Tuesday, 21 February 2012


Horror films both amaze me, and infuriate me. The good ones are completely nerve shredding and the bad ones cause fits of laughter. It is perhaps one of the most parodied genres of all time (Scream, Scary Movie et. al) thanks to its conventions being so overused and obvious, but it is also one of the most interesting in that treading the history of the genre correlates to societal fears at the time of release (e.g. one can see Ringu as a fear steeped not only in technology, but identity theft, as Sadako kills, leaving her victims almost unchanged, coupled with the need to copy the tape to pass the curse on induces the idea that she steals a persons soul and repeats the process). So where does The Woman in Black fit into this highly varied genre? Well, to put it simply, it’s in the bad pile - but not for a lack of trying.

Arthur Kipps (Daniel Radcliffe) is a man about to lose his job and his home. Working for a law firm, he leaves his young son to work on a job sorting out the plethora of legal documents left behind by an old woman in a big mansion in the middle of nowhere. Pretty standard set up, all delivered in a highly contrived and clunky piece of expositional writing that is so desperate to get on with the scares that it completely forgets the story. In the end, it just means that there is no characterisation and no concern as to what actually happens to Kipps - which dulls the scares quite a bit if you’re planning on putting him in jeopardy. What we actually have here is shoot-by-numbers horror film that stays so true to its gothic horror nature that it becomes predictable and trite - using generic shock tactics that pack all the punch of a soggy marshmallow.

Not that I’m against this kind of film. It can work when it’s done well, but most of the time that means not taking itself too seriously. Drag Me To Hell was a rollercoaster that had small sections of simple story punctuated by big jumpy set pieces that just had a lot of fun with the ridiculous story and just wanting to make the audience scream as much as possible. The main problem with The Woman in Black is that it takes itself way too seriously considering that it follows to a fault all the conventions of a ghost story without the actual story part to back it up. What it has ended up as is a film about a guy wondering around a haunted house and sometimes in the neighbouring town to encounter the strange townsfolk for an hour and a half. There is a story to be had, but it would rather get on with being scary than really get you involved in the world it creates.

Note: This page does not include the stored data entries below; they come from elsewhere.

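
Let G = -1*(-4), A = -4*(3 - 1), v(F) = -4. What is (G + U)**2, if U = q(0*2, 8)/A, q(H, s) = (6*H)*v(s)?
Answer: 16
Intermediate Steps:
q(H, s) = -24*H (q(H, s) = (6*H)*(-4) = -24*H)
A = -8 (A = -4*2 = -8)
U = 0 (U = -0*2/(-8) = -24*0*(-1/8) = 0*(-1/8) = 0)
G = 4
(G + U)**2 = (4 + 0)**2 = 4**2 = 16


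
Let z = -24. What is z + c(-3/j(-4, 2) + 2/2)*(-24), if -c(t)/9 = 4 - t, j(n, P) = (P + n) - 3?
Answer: 2472/5 ≈ 494.40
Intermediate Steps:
j(n, P) = -3 + P + n
c(t) = -36 + 9*t (c(t) = -9*(4 - t) = -36 + 9*t)
z + c(-3/j(-4, 2) + 2/2)*(-24) = -24 + (-36 + 9*(-3/(-3 + 2 - 4) + 2/2))*(-24) = -24 + (-36 + 9*(-3/(-5) + 2*(½)))*(-24) = -24 + (-36 + 9*(-3*(-⅕) + 1))*(-24) = -24 + (-36 + 9*(⅗ + 1))*(-24) = -24 + (-36 + 9*(8/5))*(-24) = -24 + (-36 + 72/5)*(-24) = -24 - 108/5*(-24) = -24 + 2592/5 = 2472/5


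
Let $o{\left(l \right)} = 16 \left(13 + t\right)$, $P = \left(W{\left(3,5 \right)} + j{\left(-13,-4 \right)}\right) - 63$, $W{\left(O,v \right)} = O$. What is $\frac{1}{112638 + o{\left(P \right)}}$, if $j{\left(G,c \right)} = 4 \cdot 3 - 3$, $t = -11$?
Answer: $\frac{1}{112670} \approx 8.8755 \cdot 10^{-6}$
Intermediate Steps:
$j{\left(G,c \right)} = 9$ ($j{\left(G,c \right)} = 12 - 3 = 9$)
$P = -51$ ($P = \left(3 + 9\right) - 63 = 12 - 63 = -51$)
$o{\left(l \right)} = 32$ ($o{\left(l \right)} = 16 \left(13 - 11\right) = 16 \cdot 2 = 32$)
$\frac{1}{112638 + o{\left(P \right)}} = \frac{1}{112638 + 32} = \frac{1}{112670}$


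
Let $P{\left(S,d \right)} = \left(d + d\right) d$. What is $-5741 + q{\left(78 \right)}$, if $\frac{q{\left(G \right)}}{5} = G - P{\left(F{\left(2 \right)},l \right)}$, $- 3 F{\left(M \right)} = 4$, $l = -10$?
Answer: $-6351$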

So not only is The Woman in Black not a very good horror film, it also is not a very good film as a whole. There are a couple of scares that were effective, and it did show some promise, but its chopping and changing between the house and the neighbouring town isn’t handled very well in creating an overall atmosphere other than it being grey and miserable. This lack of atmosphere is not at all helped by the poor sound design. A horror film’s worth is largely based on a good sound design, whether it be signifying sounds that indicate something is wrong (the beeping of the scanner in Alien), a genuinely freaky sound that send shivers down your spine (the ‘click click click’ sound of The Grudge), or even the really subtle sounds that are grounded in reality (The House of the Devil does this for most of the film and it’s incredibly tense), anything lacking in the sound department can lead to change the mood entirely from something scary to something funny.

Thankfully The Woman in Black doesn’t stray too much into the ‘funny’ side of horror, but a better handling of it could have delivered something much better. But the things it really lacks are a point and a decent story. There is no particular fear that it addresses and nothing has been put in place to make you care about what happens to the characters. It tries to characterise a lot of people and as such ends up painting nothing more than caricatures and because it’s so confused between trying to scare you and trying to make you empathise with people it doesn’t have time to find a fear it’s trying to address.

So as a post Harry Potter vehicle for Radcliffe (I guess it had to be mentioned at some point), it’s hardly anything to write home about. It wasn’t the best casting choice (despite it being biologically possible, his baby face really doesn’t make him look like the father of a 4 year old), but it doesn’t really point to how well his career is going to go. A limited range of being either scared of confused doesn’t really allow him much room to prove himself, but I can’t deny he has this effortlessly likeable screen presence, meaning this film isn’t going to ruin him. But down the line, I don’t think he’ll be reminiscing about this outing to Eel Marsh if he ever picks up an Oscar.